Certi indiani battono il piede per terra, come una danza e allora incomincia a piovere e quella pioggia attraversa il cielo e la terra e si va a rimescolare con l’acqua del mare. E quelli sono i morti, che attraversano il cielo e la terra e vanno a rimescolarsi con l’acqua del mare e producono un suono straordinario, prodigioso, che trasforma il pianeta intero in una campana vibrante che corre nello spazio senza fine raggiungendo le fasce di Van Allen a ventimila km dalla terra.
Questo è l’incipit dello spettacolo “Pueblo” di Ascanio Celestini visto al teatro Franco Parenti di Milano il 26 aprile.
L’ambientazione scenica è molto simile a quella di Laika, primo spettacolo di una trilogia di cui Pueblo è il secondo capitolo.
Anche qui vediamo una specie di teatrino fatto con una tenda bianca che lascia vedere in trasparenza una tavola con oggetti tipici da cucina e una televisione. La tavola è, in realtà, il pianoforte suonato dal bravo Gianluca Casadei, autore di tutte le musiche dello spettacolo. E poi, in scena, casse dell’acqua vuote e una bicicletta.
Come sempre accade, Celestini si circonda di una scenografia scarna, semplice, che potrebbe essere riprodotta in qualsiasi luogo. Ed è questo uno dei valori aggiunti delle pieces di questo grande autore, regista e attore romano. I suoi spettacoli possono essere rappresentati in ogni luogo e in ogni tempo.
La drammaturgia di Celestini è un susseguirsi di storie straordinariamente speciali di personaggi semplicemente normali. È una composizione poetica i cui strumenti risultano essere come quelli fabbricati in casa con materiale di riciclo che, però, producono un suono celestiale.
E così incontriamo Domenica, la barbona che non chiede l’elemosina e che, pian piano, scopriamo come una donna che nella vita ha conosciuto solo le botte e l’umiliazione.

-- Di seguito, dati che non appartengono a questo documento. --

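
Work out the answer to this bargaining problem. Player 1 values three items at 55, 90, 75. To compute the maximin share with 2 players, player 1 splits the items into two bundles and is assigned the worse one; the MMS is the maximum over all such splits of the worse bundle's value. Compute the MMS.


Step 1: Item values = 55, 90, 75
Step 2: Enumerate all 2-bundle partitions and take the smaller bundle:
  Partition 1: {55} vs {90,75} -> bundles 55, 165; min = 55
  Partition 2: {90} vs {55,75} -> bundles 90, 130; min = 90
  Partition 3: {75} vs {55,90} -> bundles 75, 145; min = 75
Step 3: MMS = max(55, 90, 75) = 90

90


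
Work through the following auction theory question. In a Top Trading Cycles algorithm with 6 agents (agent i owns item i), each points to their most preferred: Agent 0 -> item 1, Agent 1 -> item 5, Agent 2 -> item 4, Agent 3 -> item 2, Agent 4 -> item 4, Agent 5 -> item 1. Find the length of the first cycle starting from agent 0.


Step 1: Trace the pointer graph from agent 0: 0 -> 1 -> 5 -> 1
Step 2: A cycle is detected when we revisit agent 1
Step 3: The cycle is: 1 -> 5 -> 1
Step 4: Cycle length = 2

2


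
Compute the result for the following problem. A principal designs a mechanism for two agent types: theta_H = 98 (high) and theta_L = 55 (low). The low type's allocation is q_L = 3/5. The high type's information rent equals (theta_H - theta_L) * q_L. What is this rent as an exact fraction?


Step 1: theta_H - theta_L = 98 - 55 = 43
Step 2: Information rent = (theta_H - theta_L) * q_L
Step 3: = 43 * 3/5
Step 4: = 129/5

129/5


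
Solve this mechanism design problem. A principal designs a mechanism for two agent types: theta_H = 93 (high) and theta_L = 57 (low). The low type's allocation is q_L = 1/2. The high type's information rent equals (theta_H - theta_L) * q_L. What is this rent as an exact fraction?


Step 1: theta_H - theta_L = 93 - 57 = 36
Step 2: Information rent = (theta_H - theta_L) * q_L
Step 3: = 36 * 1/2
Step 4: = 18

18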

Incontriamo Said, suo fidanzato, nord africano di origine che viene allontanato dal nostro paese perché senza permesso di soggiorno. Se ne va promettendo a Domenica che tornerà da lei perché la ama, perché è l’unico uomo che non l’ha mai picchiata e lei gli crede perché non può permettersi di fare altrimenti.
Incontriamo le “suore bastarde” che giocano a sostituirsi a Dio, relegandolo in cantina, per “educare” ragazze a suon di leccate di pavimento.
C’è Violetta, che lavora al supermercato ma non fa semplicemente la cassiera, fa la regina della cassa e, soprattutto, la regina di quel regno fatto di persone disilluse dalla vita, che vivono ai margini della società come sua mamma che cucina solo zuppa liofilizzata.
Le storie di questi personaggi, come sempre accade nei testi di questo straordinario artista di teatro di narrazione, sono ambientate nella periferia della sua città, Roma, che lui stesso conosce molto bene e che rende sempre protagonista. E così, anche in questo racconto, il luogo simbolo, dove si sviluppano le vicende dei personaggi, è il famoso “quadraro”, quartiere a sud-est della capitale, già conosciuto in altri spettacoli di Celestini.
Come sempre, il regista, fa un uso delle luci molto semplice ma assolutamente particolare e non banale. E così lo spettacolo parte con l’attore e il musicista illuminati dietro una tenda bianca.
L’intera piece si sviluppa poi in un ambiente cupamente illuminato. Colpisce la scena fatta solo con le torce che aumentano esponenzialmente la sensazione di claustrofobia e ansia per la scoperta di quei milioni di esseri umani abbandonati in fondo al mare a seguito delle centinaia e centinaia di naufragi, di ieri e di oggi.
Come in “Laika” anche in “Pueblo” Celestini ha un interlocutore, a cui pone domande e dà risposte. E questo interlocutore si chiama Piero ed è il musicista Casadei a cui l’autore ha dato questo nome. Lui, però, non risponde a parole ma con la musica. Solo alcune volte sentiamo le sue risposte ma sono rappresentate da una voce fuori campo, quella di Ettore Celestini, che interviene nella scena senza però rompere l’atmosfera.
Pueblo ci regala anche una piccola finestra su un Ascanio Celestini non solo personaggio, come invece succede in altri spettacoli, ed è una visione molto interessante e poetica che, con la sua semplicità, ci fa ridere moltissimo ed emozionare ancor di più.